Not So Nitty Gritty

Reading

You build a converter for each type of data element or file you want to search. Your converter constructs a Document Object, full of Fields. Each Field has a name and a value. Your converter runs the value data through an Analyzer, which cleans up the data (for example, making it all lower case, dropping out "stop words" like "and", "it", "the", etc) before adding it to a Document. You can build your own Analyzer, or use one of the two or three Analyzers that comes with Lucene. You also ought to include some important Fields, like the modification date of the file, the file name, etc (more on this later, when we get to displaying search results). You also ought to really think about glomming all of the Field data together and storing it as some sort of "all" Field, so your users can search all Fields at once, if they want.

Spidering

You build code to assemble a list of the data you want to be able to search. One common strategy is to build code to spider your website, building a list of all of the pages of your website. You run each chunk of data (each page, or each entry in your database catalog, or whatever) through your converter, and pump it into an IndexWriter.

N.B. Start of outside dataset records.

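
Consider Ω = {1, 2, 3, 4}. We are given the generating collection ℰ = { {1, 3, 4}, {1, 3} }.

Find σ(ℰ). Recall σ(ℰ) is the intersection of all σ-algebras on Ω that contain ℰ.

σ(ℰ) = { {}, {2}, {4}, {1, 3}, {2, 4}, {1, 2, 3}, {1, 3, 4}, Ω }

Working:
Begin from { {}, {1, 3}, {1, 3, 4}, Ω } (that is, ℰ plus ∅ and Ω).
Round 1 (2 new):
  {2}  = ᶜ of {1, 3, 4}
  {2, 4}  = ᶜ of {1, 3}
  [6 total]
Round 2: +1 →
  {1, 2, 3}  = {1, 3} ∪ {2}
  [7 total]
Round 3 (1 new):
  {4}  = ᶜ of {1, 2, 3}
  [8 total]
After Round 4 the family is unchanged; done.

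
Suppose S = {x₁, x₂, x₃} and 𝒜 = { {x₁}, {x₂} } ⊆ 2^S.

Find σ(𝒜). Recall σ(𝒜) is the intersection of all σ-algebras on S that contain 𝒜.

Take S₀ = 𝒜 ∪ {∅, S} = { {}, {x₁}, {x₂}, S }.
Step 1. New:
  {x₁, x₂}  = {x₁} ∪ {x₂}
  {x₁, x₃}  = S∖{x₂}
  {x₂, x₃}  = S∖{x₁}
Step 2. New:
  {x₃}  = S∖{x₁, x₂}
Step 3: no new sets; the family is a σ-algebra.

|σ(𝒜)| = 8.  σ(𝒜) = { {}, {x₁}, {x₂}, {x₃}, {x₁, x₂}, {x₁, x₃}, {x₂, x₃}, S }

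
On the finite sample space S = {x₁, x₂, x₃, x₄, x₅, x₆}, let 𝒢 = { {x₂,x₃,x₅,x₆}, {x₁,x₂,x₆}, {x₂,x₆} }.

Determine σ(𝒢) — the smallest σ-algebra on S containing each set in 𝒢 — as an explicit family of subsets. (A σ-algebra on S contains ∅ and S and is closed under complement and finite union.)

Initial family (5 sets): { {}, {x₂,x₆}, {x₁,x₂,x₆}, {x₂,x₃,x₅,x₆}, S }.
Step 1. New:
  {x₁,x₄}  = S∖{x₂,x₃,x₅,x₆}
  {x₃,x₄,x₅}  = S∖{x₁,x₂,x₆}
  {x₁,x₃,x₄,x₅}  = S∖{x₂,x₆}
  {x₁,x₂,x₃,x₅,x₆}  = {x₁,x₂,x₆} ∪ {x₂,x₃,x₅,x₆}
  |family| = 9
Step 2 adds 3:
  {x₄}  = S∖{x₁,x₂,x₃,x₅,x₆}
  {x₁,x₂,x₄,x₆}  = {x₂,x₆} ∪ {x₁,x₄}
  {x₂,x₃,x₄,x₅,x₆}  = {x₃,x₄,x₅} ∪ {x₂,x₆}
  |family| = 12
Step 3 adds 3:
  {x₁}  = S∖{x₂,x₃,x₄,x₅,x₆}
  {x₃,x₅}  = S∖{x₁,x₂,x₄,x₆}
  {x₂,x₄,x₆}  = {x₄} ∪ {x₂,x₆}
  |family| = 15
Step 4: 1 new —
  {x₁,x₃,x₅}  = S∖{x₂,x₄,x₆}
  |family| = 16
Step 5 adds nothing — fixpoint reached.

|σ(𝒢)| = 16.  σ(𝒢) = { {}, {x₁}, {x₄}, {x₁,x₄}, {x₂,x₆}, {x₃,x₅}, {x₁,x₂,x₆}, {x₁,x₃,x₅}, {x₂,x₄,x₆}, {x₃,x₄,x₅}, {x₁,x₂,x₄,x₆}, {x₁,x₃,x₄,x₅}, {x₂,x₃,x₅,x₆}, {x₁,x₂,x₃,x₅,x₆}, {x₂,x₃,x₄,x₅,x₆}, S }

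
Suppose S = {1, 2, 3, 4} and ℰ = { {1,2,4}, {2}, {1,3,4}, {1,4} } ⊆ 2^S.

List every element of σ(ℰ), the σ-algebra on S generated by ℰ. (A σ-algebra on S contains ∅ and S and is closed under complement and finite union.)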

Specifically, you open the IndexWriter with a directory name, which is where the IndexWriter will write the index files it creates, then you loop through your list of documents (or you crawl through your document repository, or you iterate through your list of products, etc) and you run each one through the converter and then pump the resulting Document into the IndexWriter. When you're done, you close the IndexWriter.

Queries

You build code to present a form to the user, to allow them to enter their query. Your servlet or swing application takes the query string the user entered and runs it through the QueryParser to get a Query object. There's a tricky bit here - you have to make sure you use an Analyzer with the QueryParser, and you have to make sure it's the same sort of Analyzer that you used when you created the search index. That way the query string gets cleaned up the same way your Documents got cleaned up.

Searching

Once you have your Query (which can really be a whole tree of Query objects, since a complex query can be broken down into multiple subqueries) you feed it into an IndexSearcher. If you're using a long-running application, like a servlet, you should probably instantiate the IndexSearcher ahead of time (with, of course, the name of the directory where the search index files are kept), and keep it around in between requests, to avoid the overhead of reinstantiating it all the time. The IndexSearcher returns a Hits object, which contains a Vector of Lucene Documents.

Displaying

Now you loop through the Hits, displaying each Hit to the user. Remember the file name? This is where you use it - you either display a link to the original file (if it's static information), or if it's dynamically generated information, you make sure you include the right Fields to either regenerate it, or you might even just include all the necessary information in the Document Fields themselves, so you can reconstitute what you need from the Document.